Exit 64. Seven days.

I have a bad habit of going to used bookstores, used music and movie stores, or just walking past garage sales, then buying a few books or movies really cheap, and letting them sit on my shelf for months or years before I finally make time to read or watch them.  As I write this, I am currently watching the movie The Ring, which I acquired from a neighbor’s garage sale about a year ago and never watched.  I’ve seen it once before, but not in a very long time.  I watched it in a theater when it was new, which would have around 2003ish, I’m guessing, because I remember who I saw it with.  This is a horror movie about a haunted videotape that, if you watch it, you will die in seven days.  (Kids, a videotape is what people used to watch movies in the 1970s, ’80s, and ’90s.  It was kind of like a big rectangular DVD or Blu-ray disc.  And DVDs and Blu-rays are what people used to watch movies before everyone had streaming on-demand video.)
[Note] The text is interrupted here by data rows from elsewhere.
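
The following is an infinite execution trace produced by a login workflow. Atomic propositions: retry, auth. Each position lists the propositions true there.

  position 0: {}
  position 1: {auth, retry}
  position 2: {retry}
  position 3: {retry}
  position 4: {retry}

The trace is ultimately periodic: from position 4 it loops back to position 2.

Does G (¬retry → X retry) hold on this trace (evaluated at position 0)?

Satisfied

¬retry → X retry holds at every position 0..4, and those are all positions ever visited, so G (¬retry → X retry) holds.
Positions where ¬retry holds: 0.
Check X retry at each: 0→ok.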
Although I don’t remember much detail about this movie, I remember liking it.  I also remember my friend that I was with jumping and grabbing on to my arm a few times, and I remember thinking years later that she probably liked me, and I should have made a move or something, but I was too blind and confused to see it then, and now she’s married, and it’s probably awkward to put this here in case she reads it, she’s on my Facebook but she never uses Facebook… but I digress.

I remember something else that happened in that theater all those years ago: I realized that I really haven’t seen a lot of horror movies.  It isn’t that I don’t like horror movies; in fact, I have enjoyed the few that I’ve seen.  I just haven’t watched very many.  It was never part of my experience growing up, probably because my mother doesn’t like horror movies.  But there’s no reason I can’t watch horror movies now.  It’s a lot like how I discovered in my teens that I liked roller coasters, after hearing years of Mom telling me that roller coasters were scary.

Sometimes, doing things the way they’ve always been done can block forward progress and growth.  Sometimes, doing things the way they’ve always been done has nothing to do with the best, wisest, or most efficient way to do something.  Sometimes, the way one person has always done something may be different from someone else’s way of doing it, which potentially could lead to a disastrous miscommunication.  I don’t want to be afraid to try new things.  Life changes quickly, and sometimes I need to change the way I do things in order to deal with a new reality.